La Sustainable Fisheries Partnership SFP), una organización no gubernamental comprometida con el mantenimiento de ecosistemas oceánicos y acuáticos saludables, cuestiona las recientes afirmaciones de los medios de comunicación sobre la sostenibilidad de la pesquería de hoki de Nueva Zelanda. SFP esta pesquería como una de las pesquerías de pescado blanco mejor gestionadas del mundo, a pesar de la disminución del tamaño de las poblaciones en los últimos años.

A mediados de los años 90, un número inusualmente bajo de juveniles se incorporó a la pesquería (es decir, alcanzaron la talla comercial). Las poblaciones estaban sanas y el reclutamiento de juveniles varía mucho de forma natural, por lo que los gestores mantuvieron las cuotas constantes, apostando por que el año siguiente sería mejor. Desgraciadamente, el reclutamiento siguió siendo escaso y la población disminuyó.

Con el firme apoyo de las principales empresas pesqueras, los gestores recortaron profundamente las cuotas, reduciendo la mortalidad por pesca en un 50% entre 2003 y 2007. Con más peces en el agua, la población pudo recuperarse este año hasta alcanzar niveles saludables. El impacto ambiental también se está abordando con medidas de protección de hábitats y especies. Por ejemplo, Nueva Zelanda es el país que ha prohibido la pesca de arrastre de fondo en más zonas de sus mares.

SFP orientación anual formal a McDonald's sobre el abastecimiento de pescado. SFP dado sistemáticamente luz verde a la pesquería de hoki de Nueva Zelanda, lo que significa que es una fuente responsable de productos del mar, a pesar de la disminución de las capturas en los últimos años. La disminución de las capturas suele indicar que la pesquería tiene problemas, pero, como se ha señalado anteriormente, también puede indicar una buena gestión receptiva.

Una comparación minuciosa del estado de las poblaciones y del rendimiento medioambiental y de gestión entre las pesquerías de pescado blanco muestra que el hoki neozelandés es una de las mejores pesquerías de pescado blanco del mundo (véase www.FishSource.org). Las tiendas y los restaurantes deberían estar orgullosos de ofrecer hoki neozelandés.
SFP McDonald's que se abastezca de pesquerías bien gestionadas, como la del hoki neozelandés, al tiempo que anima a su cadena de suministro a trabajar en la mejora de otras pesquerías de pescado blanco que están menos bien gestionadas y se encuentran en dificultades.

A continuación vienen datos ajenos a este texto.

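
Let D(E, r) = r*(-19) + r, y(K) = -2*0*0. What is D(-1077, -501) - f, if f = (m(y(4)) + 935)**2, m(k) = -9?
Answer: -848458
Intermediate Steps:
y(K) = 0 (y(K) = 0*0 = 0)
D(E, r) = -18*r (D(E, r) = -19*r + r = -18*r)
f = 857476 (f = (-9 + 935)**2 = 926**2 = 857476)
D(-1077, -501) - f = -18*(-501) - 1*857476 = 9018 - 857476 = -848458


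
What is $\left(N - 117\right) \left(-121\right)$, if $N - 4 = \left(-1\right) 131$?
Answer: $29524$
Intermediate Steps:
$N = -127$ ($N = 4 - 131 = -127$)
$\left(N - 117\right) \left(-121\right) = \left(-127 - 117\right) \left(-121\right) = \left(-244\right) \left(-121\right) = 29524$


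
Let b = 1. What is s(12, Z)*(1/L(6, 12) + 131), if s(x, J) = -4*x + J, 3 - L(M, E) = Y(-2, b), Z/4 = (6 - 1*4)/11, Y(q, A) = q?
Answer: -68224/11 ≈ -6202.2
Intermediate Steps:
Z = 8/11 (Z = 4*((6 - 1*4)/11) = 4*((6 - 4)*(1/11)) = 4*(2*(1/11)) = 4*(2/11) = 8/11 ≈ 0.72727)
L(M, E) = 5 (L(M, E) = 3 - 1*(-2) = 3 + 2 = 5)
s(x, J) = J - 4*x
s(12, Z)*(1/L(6, 12) + 131) = (8/11 - 4*12)*(1/5 + 131) = (8/11 - 48)*(⅕ + 131) = -520/11*656/5 = -68224/11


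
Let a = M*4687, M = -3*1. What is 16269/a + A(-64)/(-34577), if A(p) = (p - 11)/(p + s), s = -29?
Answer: -5812960376/5023934369 ≈ -1.1571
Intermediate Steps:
M = -3
a = -14061 (a = -3*4687 = -14061)
A(p) = (-11 + p)/(-29 + p) (A(p) = (p - 11)/(p - 29) = (-11 + p)/(-29 + p))
16269/a + A(-64)/(-34577) = 16269/(-14061) + ((-11 - 64)/(-29 - 64))/(-34577) = 16269*(-1/14061) + (-75/(-93))*(-1/34577) = -5423/4687 - 1/93*(-75)*(-1/34577) = -5423/4687 + (25/31)*(-1/34577) = -5423/4687 - 25/1071887 = -5812960376/5023934369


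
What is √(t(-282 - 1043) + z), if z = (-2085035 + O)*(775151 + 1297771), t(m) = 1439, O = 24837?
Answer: I*√4270629757117 ≈ 2.0666e+6*I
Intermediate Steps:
z = -4270629758556 (z = (-2085035 + 24837)*(775151 + 1297771) = -2060198*2072922 = -4270629758556)
√(t(-282 - 1043) + z) = √(1439 - 4270629758556) = √(-4270629757117) = I*√4270629757117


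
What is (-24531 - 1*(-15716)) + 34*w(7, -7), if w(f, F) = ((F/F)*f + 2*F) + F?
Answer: -9291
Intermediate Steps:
w(f, F) = f + 3*F (w(f, F) = (1*f + 2*F) + F = (f + 2*F) + F = f + 3*F)
(-24531 - 1*(-15716)) + 34*w(7, -7) = (-24531 - 1*(-15716)) + 34*(7 + 3*(-7)) = (-24531 + 15716) + 34*(7 - 21) = -8815 + 34*(-14) = -8815 - 476 = -9291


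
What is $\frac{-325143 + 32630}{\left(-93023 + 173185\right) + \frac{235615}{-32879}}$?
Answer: $- \frac{9617534927}{2635410783} \approx -3.6493$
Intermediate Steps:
$\frac{-325143 + 32630}{\left(-93023 + 173185\right) + \frac{235615}{-32879}} = - \frac{292513}{80162 + 235615 \left(- \frac{1}{32879}\right)} = - \frac{292513}{80162 - \frac{235615}{32879}} = - \frac{292513}{\frac{2635410783}{32879}} = \left(-292513\right) \frac{32879}{2635410783} = - \frac{9617534927}{2635410783}$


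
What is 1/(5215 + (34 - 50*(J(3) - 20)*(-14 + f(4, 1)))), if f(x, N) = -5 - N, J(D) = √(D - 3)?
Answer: -1/14751 ≈ -6.7792e-5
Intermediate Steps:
J(D) = √(-3 + D)
1/(5215 + (34 - 50*(J(3) - 20)*(-14 + f(4, 1)))) = 1/(5215 + (34 - 50*(√(-3 + 3) - 20)*(-14 + (-5 - 1*1)))) = 1/(5215 + (34 - 50*(√0 - 20)*(-14 + (-5 - 1)))) = 1/(5215 + (34 - 50*(0 - 20)*(-14 - 6))) = 1/(5215 + (34 - (-1000)*(-20))) = 1/(5215 + (34 - 50*400)) = 1/(5215 + (34 - 20000)) = 1/(5215 - 19966) = 1/(-14751) = -1/14751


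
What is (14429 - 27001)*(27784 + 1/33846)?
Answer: -5911211487790/16923 ≈ -3.4930e+8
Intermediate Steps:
(14429 - 27001)*(27784 + 1/33846) = -12572*(27784 + 1/33846) = -12572*940377265/33846 = -5911211487790/16923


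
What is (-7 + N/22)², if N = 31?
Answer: 15129/484 ≈ 31.258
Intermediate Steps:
(-7 + N/22)² = (-7 + 31/22)² = (-123/22)² = 15129/484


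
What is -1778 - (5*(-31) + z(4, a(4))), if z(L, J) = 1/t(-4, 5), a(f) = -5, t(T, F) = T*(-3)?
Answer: -19477/12 ≈ -1623.1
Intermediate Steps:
t(T, F) = -3*T
z(L, J) = 1/12 (z(L, J) = 1/(-3*(-4)) = 1/12)
-1778 - (5*(-31) + z(4, a(4))) = -1778 - (5*(-31) + 1/12) = -1778 - (-155 + 1/12) = -1778 - 1*(-1859/12) = -1778 + 1859/12 = -19477/12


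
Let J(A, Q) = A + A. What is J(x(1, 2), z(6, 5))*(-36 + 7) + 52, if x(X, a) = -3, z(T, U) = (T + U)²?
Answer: 226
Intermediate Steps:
J(A, Q) = 2*A
J(x(1, 2), z(6, 5))*(-36 + 7) + 52 = (2*(-3))*(-36 + 7) + 52 = -6*(-29) + 52 = 174 + 52 = 226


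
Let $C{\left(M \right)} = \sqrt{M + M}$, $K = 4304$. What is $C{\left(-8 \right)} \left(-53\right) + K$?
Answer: $4304 - 212 i \approx 4304.0 - 212.0 i$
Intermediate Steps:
$C{\left(M \right)} = \sqrt{2} \sqrt{M}$ ($C{\left(M \right)} = \sqrt{2 M} = \sqrt{2} \sqrt{M}$)
$C{\left(-8 \right)} \left(-53\right) + K = \sqrt{2} \sqrt{-8} \left(-53\right) + 4304 = \sqrt{2} \cdot 2 i \sqrt{2} \left(-53\right) + 4304 = 4 i \left(-53\right) + 4304 = - 212 i + 4304 = 4304 - 212 i$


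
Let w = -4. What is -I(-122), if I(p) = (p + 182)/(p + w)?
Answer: 10/21 ≈ 0.47619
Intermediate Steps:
I(p) = (182 + p)/(-4 + p) (I(p) = (p + 182)/(p - 4) = (182 + p)/(-4 + p))
-I(-122) = -(182 - 122)/(-4 - 122) = -60/(-126) = -(-1)*60/126 = -1*(-10/21) = 10/21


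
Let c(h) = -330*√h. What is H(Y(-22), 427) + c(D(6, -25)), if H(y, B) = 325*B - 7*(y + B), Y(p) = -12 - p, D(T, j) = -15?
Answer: 135716 - 330*I*√15 ≈ 1.3572e+5 - 1278.1*I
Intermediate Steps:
H(y, B) = -7*y + 318*B (H(y, B) = 325*B - 7*(B + y) = 325*B + (-7*B - 7*y) = -7*y + 318*B)
H(Y(-22), 427) + c(D(6, -25)) = (-7*(-12 - 1*(-22)) + 318*427) - 330*I*√15 = (-7*(-12 + 22) + 135786) - 330*I*√15 = (-7*10 + 135786) - 330*I*√15 = (-70 + 135786) - 330*I*√15 = 135716 - 330*I*√15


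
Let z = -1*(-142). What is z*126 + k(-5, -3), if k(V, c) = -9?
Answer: 17883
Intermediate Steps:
z = 142
z*126 + k(-5, -3) = 142*126 - 9 = 17892 - 9 = 17883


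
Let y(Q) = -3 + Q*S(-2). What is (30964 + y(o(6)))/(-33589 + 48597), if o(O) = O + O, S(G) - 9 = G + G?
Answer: 463/224 ≈ 2.0670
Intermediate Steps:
S(G) = 9 + 2*G (S(G) = 9 + (G + G) = 9 + 2*G)
o(O) = 2*O
y(Q) = -3 + 5*Q (y(Q) = -3 + Q*(9 + 2*(-2)) = -3 + Q*(9 - 4) = -3 + Q*5 = -3 + 5*Q)
(30964 + y(o(6)))/(-33589 + 48597) = (30964 + (-3 + 5*(2*6)))/(-33589 + 48597) = (30964 + (-3 + 5*12))/15008 = (30964 + (-3 + 60))*(1/15008) = (30964 + 57)*(1/15008) = 31021*(1/15008) = 463/224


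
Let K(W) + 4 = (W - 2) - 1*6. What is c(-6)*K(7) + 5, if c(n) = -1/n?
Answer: 25/6 ≈ 4.1667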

Los frutos de esta estrategia pragmática están ahora más que claros: la merluza de cola ha vuelto a los niveles objetivo y las pesquerías que antes estaban peor gestionadas se están transformando y recuperando su salud. En el caso del bacalao del Báltico oriental, las poblaciones están recuperando los niveles deseados tras más de una década por debajo de los límites biológicamente seguros. Los océanos del mundo estarían mucho más sanos si todas las pesquerías de pescado blanco se gestionaran tan bien como la de merluza de cola neozelandesa.

Nueva Zelanda tiene buena ciencia y buena capacidad de gestión, y debería estar a la vanguardia de la gestión pesquera y la conservación marina. Así que es justo que los críticos presionen para que se introduzcan más mejoras que las exigidas por normas mundiales como las del Marine Stewardship Council (MSC). Pero no deberían hacerlo afirmando que la pesquería es insostenible o está mal gestionada, o que el MSC es un fraude. El ejemplo de Hoki está inspirando a otras pesquerías a mejorar su gestión. Las críticas injustas socavan estos esfuerzos. Los críticos deberían argumentar que la pesquería es buena, pero que podría ser aún mejor.